Which stroke subtypes benefit most? OCEANIC-STROKE enrolled 41% large-artery atherosclerosis, 29% undetermined, 22% small-vessel disease. Subgroup analyses showed consistent benefit, but larger atherosclerotic plaques (more thrombotic surface area, more FXIa amplification) might derive greater benefit. The PACIFIC-Stroke Phase 2 data hinted at this (HR 0.39 in patients with atherosclerotic plaque). Further subgroup analyses from OCEANIC-STROKE will clarify whether certain populations should be prioritized.

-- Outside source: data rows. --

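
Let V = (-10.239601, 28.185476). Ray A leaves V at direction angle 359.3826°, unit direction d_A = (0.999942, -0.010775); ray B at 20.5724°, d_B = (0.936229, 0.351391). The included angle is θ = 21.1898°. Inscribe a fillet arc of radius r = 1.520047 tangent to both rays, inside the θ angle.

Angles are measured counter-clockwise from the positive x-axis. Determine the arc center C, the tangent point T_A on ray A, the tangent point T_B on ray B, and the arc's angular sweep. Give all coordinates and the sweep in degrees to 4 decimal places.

bisector direction at 9.9775° = (0.984876,0.173261)
center distance |VC| = r/sin(θ/2) = 1.520047/sin(10.5949°) = 8.267242
C = V + |VC|·bis = (-2.0974,29.6179)
T_A = V + ((C−V)·d_A)·d_A = V + 8.1263·d_A = (-2.1138,28.0979)
T_B = V + ((C−V)·d_B)·d_B = V + 8.1263·d_B = (-2.6315,31.0410)
sweep = 180° − θ = 158.8102°

center=(-2.0974,29.6179) T_A=(-2.1138,28.0979) T_B=(-2.6315,31.0410) sweep=158.8102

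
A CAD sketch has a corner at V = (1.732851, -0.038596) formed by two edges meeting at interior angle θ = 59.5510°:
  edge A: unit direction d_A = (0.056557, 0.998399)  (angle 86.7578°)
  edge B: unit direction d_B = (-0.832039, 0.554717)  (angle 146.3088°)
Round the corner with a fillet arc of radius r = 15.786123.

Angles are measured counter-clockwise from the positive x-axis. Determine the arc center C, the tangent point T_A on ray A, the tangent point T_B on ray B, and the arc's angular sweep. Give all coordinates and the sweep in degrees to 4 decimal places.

bisector direction at 116.5333° = (-0.446718,0.894675)
center distance |VC| = r/sin(θ/2) = 15.786123/sin(29.7755°) = 31.788224
C = V + |VC|·bis = (-12.4675,28.4015)
T_A = V + ((C−V)·d_A)·d_A = V + 27.5915·d_A = (3.2933,27.5087)
T_B = V + ((C−V)·d_B)·d_B = V + 27.5915·d_B = (-21.2243,15.2669)
sweep = 180° − θ = 120.4490°

center=(-12.4675,28.4015) T_A=(3.2933,27.5087) T_B=(-21.2243,15.2669) sweep=120.4490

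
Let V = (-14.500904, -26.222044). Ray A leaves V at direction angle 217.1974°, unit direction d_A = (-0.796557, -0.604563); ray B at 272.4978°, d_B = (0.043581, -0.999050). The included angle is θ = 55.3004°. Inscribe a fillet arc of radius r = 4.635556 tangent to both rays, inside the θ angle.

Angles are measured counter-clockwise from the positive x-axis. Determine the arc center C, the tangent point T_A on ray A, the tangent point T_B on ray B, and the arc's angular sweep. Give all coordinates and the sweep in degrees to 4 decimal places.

bisector direction at 244.8476° = (-0.425027,-0.905180)
center distance |VC| = r/sin(θ/2) = 4.635556/sin(27.6502°) = 9.988866
C = V + |VC|·bis = (-18.7464,-35.2638)
T_A = V + ((C−V)·d_A)·d_A = V + 8.8481·d_A = (-21.5489,-31.5713)
T_B = V + ((C−V)·d_B)·d_B = V + 8.8481·d_B = (-14.1153,-35.0617)
sweep = 180° − θ = 124.6996°

center=(-18.7464,-35.2638) T_A=(-21.5489,-31.5713) T_B=(-14.1153,-35.0617) sweep=124.6996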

Combination strategies: Could FXIa inhibitor plus low-dose DOAC work in atrial fibrillation? Nobody has tested this. Could triple therapy (antiplatelet + FXIa inhibitor + low-dose DOAC) work in patients with both coronary disease and AF? These are mechanistically plausible but clinically unproven.

The Third Revolution

We can now divide the history of stroke antithrombotics into three eras:

1. Era 1 (1950s-2000s): Antiplatelets for non-cardioembolic stroke, warfarin for atrial fibrillation. Aspirin, clopidogrel, aspirin-dipyridamole. Incremental gains, high bleeding risk with warfarin.
2. Era 2 (2010s-2020s): DOACs replace warfarin for AF. Safer, more effective, easier to use. But nothing changes for non-cardioembolic stroke. We're still stuck with antiplatelets alone.
3. Era 3 (2026 onward): FXIa inhibitors as adjunct therapy for non-cardioembolic stroke. A new mechanism that uncouples thrombosis from hemostasis, finally allowing us to push beyond the antiplatelet ceiling without unacceptable bleeding.

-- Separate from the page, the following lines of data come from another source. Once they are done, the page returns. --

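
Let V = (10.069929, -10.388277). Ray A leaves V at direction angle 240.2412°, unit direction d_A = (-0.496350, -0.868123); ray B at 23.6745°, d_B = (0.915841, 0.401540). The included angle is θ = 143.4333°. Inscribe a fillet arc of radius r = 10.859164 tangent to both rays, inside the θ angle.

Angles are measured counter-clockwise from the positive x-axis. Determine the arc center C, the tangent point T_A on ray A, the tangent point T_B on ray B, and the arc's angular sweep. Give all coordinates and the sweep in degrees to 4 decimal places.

bisector direction at 311.9579° = (0.668584,-0.743637)
center distance |VC| = r/sin(θ/2) = 10.859164/sin(71.7167°) = 11.436517
C = V + |VC|·bis = (17.7162,-18.8929)
T_A = V + ((C−V)·d_A)·d_A = V + 3.5878·d_A = (8.2891,-13.5029)
T_B = V + ((C−V)·d_B)·d_B = V + 3.5878·d_B = (13.3558,-8.9476)
sweep = 180° − θ = 36.5667°

center=(17.7162,-18.8929) T_A=(8.2891,-13.5029) T_B=(13.3558,-8.9476) sweep=36.5667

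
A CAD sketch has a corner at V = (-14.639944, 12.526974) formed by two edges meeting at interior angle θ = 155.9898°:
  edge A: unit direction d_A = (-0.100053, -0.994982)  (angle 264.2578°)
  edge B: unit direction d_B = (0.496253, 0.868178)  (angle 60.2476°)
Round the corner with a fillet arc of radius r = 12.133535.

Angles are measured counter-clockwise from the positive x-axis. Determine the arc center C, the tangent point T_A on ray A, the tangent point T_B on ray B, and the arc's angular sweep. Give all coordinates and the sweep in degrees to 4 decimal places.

bisector direction at 342.2527° = (0.952410,-0.304819)
center distance |VC| = r/sin(θ/2) = 12.133535/sin(77.9949°) = 12.404840
C = V + |VC|·bis = (-2.8254,8.7457)
T_A = V + ((C−V)·d_A)·d_A = V + 2.5802·d_A = (-14.8981,9.9597)
T_B = V + ((C−V)·d_B)·d_B = V + 2.5802·d_B = (-13.3595,14.7670)
sweep = 180° − θ = 24.0102°

center=(-2.8254,8.7457) T_A=(-14.8981,9.9597) T_B=(-13.3595,14.7670) sweep=24.0102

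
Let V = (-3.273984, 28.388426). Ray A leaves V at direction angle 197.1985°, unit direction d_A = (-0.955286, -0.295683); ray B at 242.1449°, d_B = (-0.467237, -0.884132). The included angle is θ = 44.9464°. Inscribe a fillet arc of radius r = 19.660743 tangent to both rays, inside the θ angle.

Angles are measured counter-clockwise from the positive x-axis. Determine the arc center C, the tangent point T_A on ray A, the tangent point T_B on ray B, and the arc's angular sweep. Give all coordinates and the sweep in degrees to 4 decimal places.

center=(-42.8636,-4.4465) T_A=(-48.6769,14.3352) T_B=(-25.4809,-13.6327) sweep=135.0536

bisector direction at 219.6717° = (-0.769715,-0.638388)
center distance |VC| = r/sin(θ/2) = 19.660743/sin(22.4732°) = 51.434085
C = V + |VC|·bis = (-42.8636,-4.4465)
T_A = V + ((C−V)·d_A)·d_A = V + 47.5281·d_A = (-48.6769,14.3352)
T_B = V + ((C−V)·d_B)·d_B = V + 47.5281·d_B = (-25.4809,-13.6327)
sweep = 180° − θ = 135.0536°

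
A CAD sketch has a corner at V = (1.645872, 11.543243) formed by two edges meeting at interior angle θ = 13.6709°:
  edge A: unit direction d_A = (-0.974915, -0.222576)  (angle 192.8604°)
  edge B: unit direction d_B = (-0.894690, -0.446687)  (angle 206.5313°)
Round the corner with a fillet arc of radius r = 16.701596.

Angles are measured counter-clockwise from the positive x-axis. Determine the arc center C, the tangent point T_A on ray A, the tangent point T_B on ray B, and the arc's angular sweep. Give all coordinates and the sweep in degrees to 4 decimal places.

center=(-130.4722,-35.7511) T_A=(-134.1896,-19.4684) T_B=(-123.0118,-50.6938) sweep=166.3291

bisector direction at 199.6959° = (-0.941495,-0.337027)
center distance |VC| = r/sin(θ/2) = 16.701596/sin(6.8354°) = 140.327952
C = V + |VC|·bis = (-130.4722,-35.7511)
T_A = V + ((C−V)·d_A)·d_A = V + 139.3305·d_A = (-134.1896,-19.4684)
T_B = V + ((C−V)·d_B)·d_B = V + 139.3305·d_B = (-123.0118,-50.6938)
sweep = 180° − θ = 166.3291°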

The road to Era 3 was bumpy. OCEANIC-AF failed spectacularly. LIBREXIA-ACS was stopped early. Phase 2 trials buried the signal in composite endpoints driven by covert infarcts that may or may not matter clinically.

But we learned where this drug class works. And OCEANIC-STROKE delivered: 26% stroke reduction, no excess bleeding, consistent benefit across subgroups, meaningful reduction in disabling and fatal stroke.

The numbers don't lie. This is clinically meaningful—not just statistically significant. After decades of stagnation in non-cardioembolic stroke prevention, we finally have a new tool.